The owners of such adverts often place them at bus stops and market places, where a good number of people will see them. The adverts also carry telephone number contacts. It is not unusual that some of the traditional healers or herbalists also advertise in the media for as little as 1,000/-.
This is a healthy business promotion. According to the survey, the herbalists said that the most common complaint is erectile dysfunction, a terrible condition that reduces men to virtually nothing when it comes to manhood. To a lesser extent, they also claim to have effective cure for high blood pressure and diabetes. Some of the traditional healers even claimed to possess medicine for love, money and fortune for job hunters.
A number of interviewees also admitted that often they cast bad spirits from customers who visit them for this particular service. In the print and electronic media, the healers claim to have a cure for infertility and bedwetting, a cause of sorrow among many a woman.
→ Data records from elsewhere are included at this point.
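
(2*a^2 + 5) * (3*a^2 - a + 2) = 6*a^4 - 2*a^3 + 19*a^2 - 5*a + 10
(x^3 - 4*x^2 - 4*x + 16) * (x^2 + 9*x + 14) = x^5 + 5*x^4 - 26*x^3 - 76*x^2 + 88*x + 224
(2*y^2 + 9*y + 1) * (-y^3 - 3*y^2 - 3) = -2*y^5 - 15*y^4 - 28*y^3 - 9*y^2 - 27*y - 3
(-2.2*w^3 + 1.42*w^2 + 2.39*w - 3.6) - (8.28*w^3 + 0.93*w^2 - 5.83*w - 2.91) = -10.48*w^3 + 0.49*w^2 + 8.22*w - 0.69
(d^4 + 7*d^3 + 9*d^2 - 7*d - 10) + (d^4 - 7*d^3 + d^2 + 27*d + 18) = 2*d^4 + 10*d^2 + 20*d + 8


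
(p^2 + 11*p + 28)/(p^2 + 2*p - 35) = (p + 4)/(p - 5)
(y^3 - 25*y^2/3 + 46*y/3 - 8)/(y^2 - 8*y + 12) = (3*y^2 - 7*y + 4)/(3*(y - 2))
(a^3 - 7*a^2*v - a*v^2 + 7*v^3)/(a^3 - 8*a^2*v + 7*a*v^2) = (a + v)/a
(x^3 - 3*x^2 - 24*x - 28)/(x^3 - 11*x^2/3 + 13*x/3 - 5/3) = 3*(x^3 - 3*x^2 - 24*x - 28)/(3*x^3 - 11*x^2 + 13*x - 5)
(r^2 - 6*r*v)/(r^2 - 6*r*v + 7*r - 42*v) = r/(r + 7)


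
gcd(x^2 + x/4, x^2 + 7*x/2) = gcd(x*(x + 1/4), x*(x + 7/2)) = x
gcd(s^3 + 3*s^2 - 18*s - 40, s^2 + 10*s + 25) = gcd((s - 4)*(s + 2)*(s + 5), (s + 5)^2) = s + 5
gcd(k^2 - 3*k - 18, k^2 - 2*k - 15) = k + 3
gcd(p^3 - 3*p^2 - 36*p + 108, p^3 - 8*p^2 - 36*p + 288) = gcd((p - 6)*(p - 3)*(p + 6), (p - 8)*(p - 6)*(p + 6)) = p^2 - 36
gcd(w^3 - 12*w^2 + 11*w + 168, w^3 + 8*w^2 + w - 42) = w + 3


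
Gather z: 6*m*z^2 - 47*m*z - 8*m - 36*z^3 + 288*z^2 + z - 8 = -8*m - 36*z^3 + z^2*(6*m + 288) + z*(1 - 47*m) - 8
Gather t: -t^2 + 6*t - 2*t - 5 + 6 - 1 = -t^2 + 4*t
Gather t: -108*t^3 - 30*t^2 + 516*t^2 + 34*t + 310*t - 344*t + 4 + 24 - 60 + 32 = -108*t^3 + 486*t^2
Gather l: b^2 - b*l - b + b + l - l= b^2 - b*l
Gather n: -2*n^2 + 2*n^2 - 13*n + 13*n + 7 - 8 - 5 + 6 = 0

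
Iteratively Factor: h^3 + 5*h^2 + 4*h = (h + 1)*(h^2 + 4*h) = h*(h + 1)*(h + 4)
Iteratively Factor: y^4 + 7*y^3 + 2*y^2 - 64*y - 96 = (y + 2)*(y^3 + 5*y^2 - 8*y - 48) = (y + 2)*(y + 4)*(y^2 + y - 12) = (y - 3)*(y + 2)*(y + 4)*(y + 4)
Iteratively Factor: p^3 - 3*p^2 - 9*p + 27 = (p - 3)*(p^2 - 9) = (p - 3)^2*(p + 3)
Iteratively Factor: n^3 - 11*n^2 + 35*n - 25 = (n - 5)*(n^2 - 6*n + 5) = (n - 5)*(n - 1)*(n - 5)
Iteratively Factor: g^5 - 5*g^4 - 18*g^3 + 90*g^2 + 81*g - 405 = (g - 5)*(g^4 - 18*g^2 + 81) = (g - 5)*(g - 3)*(g^3 + 3*g^2 - 9*g - 27) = (g - 5)*(g - 3)*(g + 3)*(g^2 - 9) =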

Our survey also established that a patient seeking traditional medicine treatment pays 10,000/- as consultation fee and 35,000/- as minimum fee when looking for erectile dysfunction cure. Treatment aside, when our reporter went further to assess the environment in which the healers administer their medicines, he found that these mostly “took refuge” in the city’s slums where running water is a nightmare and garbage an eyesore. Proper hygiene was highly questionable.
All the same, the interviewees were legal traditional medicine practitioners with valid certificates issued by the Traditional and Alternative Health Practice Council in the Ministry of Health and Social Welfare. We don’t have any quarrel with traditional men and women. Their existence depends on whether or not, people consult them when facing health problems. They would automatically vanish if nobody sought their service.
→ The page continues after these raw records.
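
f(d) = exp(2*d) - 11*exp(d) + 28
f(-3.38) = 27.63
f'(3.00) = 585.92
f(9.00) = 65570863.21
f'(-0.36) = -6.70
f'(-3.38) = -0.37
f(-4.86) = 27.91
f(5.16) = 28445.45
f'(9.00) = 131230804.35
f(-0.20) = 19.66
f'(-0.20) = -7.67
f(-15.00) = 28.00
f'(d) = 2*exp(2*d) - 11*exp(d)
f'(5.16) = 58750.71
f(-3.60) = 27.70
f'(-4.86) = -0.09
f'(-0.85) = -4.34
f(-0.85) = 23.48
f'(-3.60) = -0.30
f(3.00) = 210.49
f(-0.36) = 20.81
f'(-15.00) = 0.00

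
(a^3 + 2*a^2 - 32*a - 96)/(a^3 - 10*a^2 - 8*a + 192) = (a + 4)/(a - 8)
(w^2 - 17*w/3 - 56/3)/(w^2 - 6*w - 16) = (w + 7/3)/(w + 2)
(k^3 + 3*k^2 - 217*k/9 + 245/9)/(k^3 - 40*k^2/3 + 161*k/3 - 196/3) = (3*k^2 + 16*k - 35)/(3*(k^2 - 11*k + 28))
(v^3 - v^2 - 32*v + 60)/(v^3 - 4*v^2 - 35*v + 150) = (v - 2)/(v - 5)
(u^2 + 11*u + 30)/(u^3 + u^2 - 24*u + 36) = (u + 5)/(u^2 - 5*u + 6)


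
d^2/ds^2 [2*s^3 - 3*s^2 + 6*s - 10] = 12*s - 6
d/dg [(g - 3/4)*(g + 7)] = 2*g + 25/4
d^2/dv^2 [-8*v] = 0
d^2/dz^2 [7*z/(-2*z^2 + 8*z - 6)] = 7*(-4*z*(z - 2)^2 + (3*z - 4)*(z^2 - 4*z + 3))/(z^2 - 4*z + 3)^3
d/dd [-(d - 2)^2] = 4 - 2*d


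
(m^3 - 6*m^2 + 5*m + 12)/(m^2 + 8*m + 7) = (m^2 - 7*m + 12)/(m + 7)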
However, with the increasing needs for a solution to erectile dysfunction in men and infertility in women, chances are that many people may be losing quite a fortune to the medicine men and women. Nobody, except the healers, knows the truth about the dispensed medicine, its composition, efficacy, side effects and such things as date of expiry and actual dosage.
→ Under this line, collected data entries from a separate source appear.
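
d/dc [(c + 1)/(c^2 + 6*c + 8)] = (c^2 + 6*c - 2*(c + 1)*(c + 3) + 8)/(c^2 + 6*c + 8)^2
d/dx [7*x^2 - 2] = 14*x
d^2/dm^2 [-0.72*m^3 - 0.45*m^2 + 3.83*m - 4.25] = -4.32*m - 0.9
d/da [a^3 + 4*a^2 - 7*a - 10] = 3*a^2 + 8*a - 7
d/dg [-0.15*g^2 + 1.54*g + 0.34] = 1.54 - 0.3*g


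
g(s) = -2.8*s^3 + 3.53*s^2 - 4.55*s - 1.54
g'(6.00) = -264.59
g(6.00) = -506.56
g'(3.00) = -58.97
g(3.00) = -59.02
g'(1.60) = -14.76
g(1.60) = -11.25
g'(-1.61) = -37.69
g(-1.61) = 26.62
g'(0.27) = -3.26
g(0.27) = -2.57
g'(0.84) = -4.55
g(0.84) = -4.53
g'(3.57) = -86.40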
Being on the disadvantage side also means that a patient only pays money to the healer without a slightest hint of the value of the prescribed medicine. For instance, do women really bear children thereafter? Are the men satisfied there is finally a cure? The environment allows such questions because there are no standards and conditions for the healers to adhere to.
Even the council itself seems to have been taken for a ride and has completely forgotten that there is a directive barring traditional healers from advertising their services. Whether there is cure for the set of ailments causing discomfort to a lot of people as claimed by the herbalists, it is up to those who seek their service.
It is, however, the responsibility of the council to make a follow up on the activities of the licenced healers in order to protect desperate people from possible swindlers. Where necessary, if it can be proved that the healers’ services are doubtful, they should be banned altogether.